Caputo resigned for personal reasons, and Guido Sandleris was appointed as president of the Central Bank.[16]
The IMF expanded the loan with an extra 7 billion U.S. dollars, the largest loan in IMF history. In exchange, the Central Bank would operate on the price of the dollar only when it surpassed certain requirements. The national budget for 2019 reduced the deficit, which was a 2.6 percent of GDP in 2018, to zero, and estimated that inflation would decrease from 44% to 23%. This budget was approved by the Congress, despite of demonstrations and Kirchnerist rejection.[17]

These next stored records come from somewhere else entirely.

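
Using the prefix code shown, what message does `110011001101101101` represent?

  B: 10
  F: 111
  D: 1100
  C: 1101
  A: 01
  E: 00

Read left to right; each codeword is recognised as soon as it completes (prefix code):
  1100→D | 1100→D | 1101→C | 10→B | 1101→C
Decoded message: DDCBC

DDCBC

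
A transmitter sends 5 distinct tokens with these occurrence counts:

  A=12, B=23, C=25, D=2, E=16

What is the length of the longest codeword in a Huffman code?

Merge the two lowest-weight nodes at each step:
D(2) + A(12) → 14
14 + E(16) → 30
B(23) + C(25) → 48
30 + 48 → 78
The rarest symbols sit at the bottom; the longest codeword is 3 bits.

3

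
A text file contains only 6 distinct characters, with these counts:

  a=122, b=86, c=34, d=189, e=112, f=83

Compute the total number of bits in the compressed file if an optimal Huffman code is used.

1567

Build the Huffman tree bottom-up:
c(34) + f(83) → 117
b(86) + e(112) → 198
117 + a(122) → 239
d(189) + 198 → 387
239 + 387 → 626
Each symbol's bit-cost is frequency × depth; summing gives 1567 bits (equivalently 117 + 198 + 239 + 387 + 626).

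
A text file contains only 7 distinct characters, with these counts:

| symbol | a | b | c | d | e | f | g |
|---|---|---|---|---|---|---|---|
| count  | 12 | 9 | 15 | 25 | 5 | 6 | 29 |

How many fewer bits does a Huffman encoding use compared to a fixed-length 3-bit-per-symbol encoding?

43

Fixed-length: 3 bits × 101 symbols = 303 bits.
Huffman merges:
combine e(5), f(6) → 11
combine b(9), 11 → 20
combine a(12), c(15) → 27
combine 20, d(25) → 45
combine 27, g(29) → 56
combine 45, 56 → 101
Huffman total = 11 + 20 + 27 + 45 + 56 + 101 = 260 bits.
Saving = 303 − 260 = 43 bits.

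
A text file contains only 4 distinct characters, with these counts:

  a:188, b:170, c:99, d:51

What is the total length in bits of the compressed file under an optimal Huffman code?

978

Merge the two smallest weights repeatedly:
merge d(51) and c(99): 150
merge 150 and b(170): 320
merge a(188) and 320: 508
Total encoded bits = sum of merged weights = 150 + 320 + 508 = 978.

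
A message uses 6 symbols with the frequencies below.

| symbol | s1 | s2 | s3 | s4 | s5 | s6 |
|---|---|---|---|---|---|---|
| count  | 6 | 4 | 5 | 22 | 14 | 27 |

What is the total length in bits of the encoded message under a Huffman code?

Greedily combine the two least-frequent nodes:
combine s2(4), s3(5) → 9
combine s1(6), 9 → 15
combine s5(14), 15 → 29
combine s4(22), s6(27) → 49
combine 29, 49 → 78
The encoded length is the sum of every internal node's weight: 9 + 15 + 29 + 49 + 78 = 180 bits.

180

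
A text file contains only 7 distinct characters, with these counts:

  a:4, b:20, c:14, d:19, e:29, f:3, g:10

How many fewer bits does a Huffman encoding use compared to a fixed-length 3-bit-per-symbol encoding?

44

Fixed-length: 3 bits × 99 symbols = 297 bits.
Huffman merges:
merge f(3) and a(4): 7
merge 7 and g(10): 17
merge c(14) and 17: 31
merge d(19) and b(20): 39
merge e(29) and 31: 60
merge 39 and 60: 99
Huffman total = 7 + 17 + 31 + 39 + 60 + 99 = 253 bits.
Saving = 297 − 253 = 44 bits.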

In the 2019 election Alberto Fernández, Cristina Kirchner's former chief of the cabinet, was elected president. The new Kirchnerist administration immediately refused to take the remaining $11 billion of the loan and argued that that meant that it was no longer obliged to adhere to the IMF conditions.[18] The value of the peso continued to plummet as foreign investors pulled out and the COVID-19 pandemic hit the country in early 2020. Fernández soon brought back some of Cristina Kirchner's more criticised economic policies often expanding on them. This included an extremely tight control on all currency exchange operations with a maximum of exchange of $200 US dollars per month for all citizen and a new 35% tax on all foreign currency exchange operations and froze the official exchange rate.[19] By September 2020 the government had banned most exchange operations.[20] This speedily brought back the parallel foreign exchange market that Macri's administration had managed to stamp out and further weakened the Argentinian government's control over its failing economy.